Bob Dylan gives his thoughts on the brilliance of Pump It Up, and Costello in general. Game recognizes game.
"Pump It Up" is intense and as well-groomed as can be. With tender hooks and dirty looks, heaven-sent propaganda and slander that you wouldn't understand. Torture her and talk to her, bought for her, temperature, was a rhyming scheme long before Biggie Smalls or Jay Z. Submission and transmission, pressure pin and other sin, just rattled through this song. It's relentless, as all of his songs from this period are. Trouble is, he exhausted people. Too much in his songs for anybody to actually land on. Too many thoughts, way too wordy. Too many ideas that just bang up against themselves. Here, however, it's all compacted into one long song. Elvis is hard edged with that belligerence that somehow he is able to streamline into his work. The songs are at top speed and this is among his very best. In time Elvis would prove he had a gigantic musical soul. Too big for this type of aggressive music to contain. He went all over the place and it was hard for an audience to get a fix on him.

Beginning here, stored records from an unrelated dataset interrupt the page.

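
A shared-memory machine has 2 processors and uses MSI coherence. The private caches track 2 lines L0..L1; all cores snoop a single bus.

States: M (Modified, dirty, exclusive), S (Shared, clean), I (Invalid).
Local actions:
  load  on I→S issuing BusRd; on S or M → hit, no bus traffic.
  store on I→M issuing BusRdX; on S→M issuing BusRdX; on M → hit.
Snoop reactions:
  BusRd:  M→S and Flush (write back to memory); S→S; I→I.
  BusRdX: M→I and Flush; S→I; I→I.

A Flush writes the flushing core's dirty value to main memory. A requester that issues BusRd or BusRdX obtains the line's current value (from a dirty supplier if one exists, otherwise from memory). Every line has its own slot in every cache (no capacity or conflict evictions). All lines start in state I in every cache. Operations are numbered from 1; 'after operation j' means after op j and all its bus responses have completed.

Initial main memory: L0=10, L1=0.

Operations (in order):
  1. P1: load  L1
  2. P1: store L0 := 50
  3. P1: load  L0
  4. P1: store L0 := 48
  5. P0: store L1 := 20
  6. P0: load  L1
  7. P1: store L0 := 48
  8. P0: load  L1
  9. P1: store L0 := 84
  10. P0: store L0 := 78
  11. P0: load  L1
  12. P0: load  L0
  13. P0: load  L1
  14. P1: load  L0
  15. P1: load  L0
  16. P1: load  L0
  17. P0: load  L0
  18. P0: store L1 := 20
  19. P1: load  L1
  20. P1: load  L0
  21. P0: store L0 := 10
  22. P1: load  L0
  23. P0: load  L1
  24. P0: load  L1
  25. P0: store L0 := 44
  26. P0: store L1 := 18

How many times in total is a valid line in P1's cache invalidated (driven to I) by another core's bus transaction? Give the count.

invalidations = 5

[1] P1: load  L1 | P0:I, P1:S(0) | bus: BusRd
[2] P1: store L0 := 50 | P0:I, P1:M(50) | bus: BusRdX
[3] P1: load  L0 | P0:I, P1:M(50) | bus: none
[4] P1: store L0 := 48 | P0:I, P1:M(48) | bus: none
[5] P0: store L1 := 20 | P0:M(20), P1:I | bus: BusRdX
[6] P0: load  L1 | P0:M(20), P1:I | bus: none
[7] P1: store L0 := 48 | P0:I, P1:M(48) | bus: none
[8] P0: load  L1 | P0:M(20), P1:I | bus: none
[9] P1: store L0 := 84 | P0:I, P1:M(84) | bus: none
[10] P0: store L0 := 78 | P0:M(78), P1:I | bus: BusRdX,Flush
[11] P0: load  L1 | P0:M(20), P1:I | bus: none
[12] P0: load  L0 | P0:M(78), P1:I | bus: none
[13] P0: load  L1 | P0:M(20), P1:I | bus: none
[14] P1: load  L0 | P0:S(78), P1:S(78) | bus: BusRd,Flush
[15] P1: load  L0 | P0:S(78), P1:S(78) | bus: none
[16] P1: load  L0 | P0:S(78), P1:S(78) | bus: none
[17] P0: load  L0 | P0:S(78), P1:S(78) | bus: none
[18] P0: store L1 := 20 | P0:M(20), P1:I | bus: none
[19] P1: load  L1 | P0:S(20), P1:S(20) | bus: BusRd,Flush
[20] P1: load  L0 | P0:S(78), P1:S(78) | bus: none
[21] P0: store L0 := 10 | P0:M(10), P1:I | bus: BusRdX
[22] P1: load  L0 | P0:S(10), P1:S(10) | bus: BusRd,Flush
[23] P0: load  L1 | P0:S(20), P1:S(20) | bus: none
[24] P0: load  L1 | P0:S(20), P1:S(20) | bus: none
[25] P0: store L0 := 44 | P0:M(44), P1:I | bus: BusRdX
[26] P0: store L1 := 18 | P0:M(18), P1:I | bus: BusRdX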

From here he went on to play chamber music, write songs with Burt Bacharach, do country records, cover records, soul records, ballet and orchestral music. When you are writing songs with Burt Bacharach, you obviously don't give a fuck what people think. Elvis blows through all kinds of genres like they are not even there. "Pump It Up" is what gives him a license to do all these things.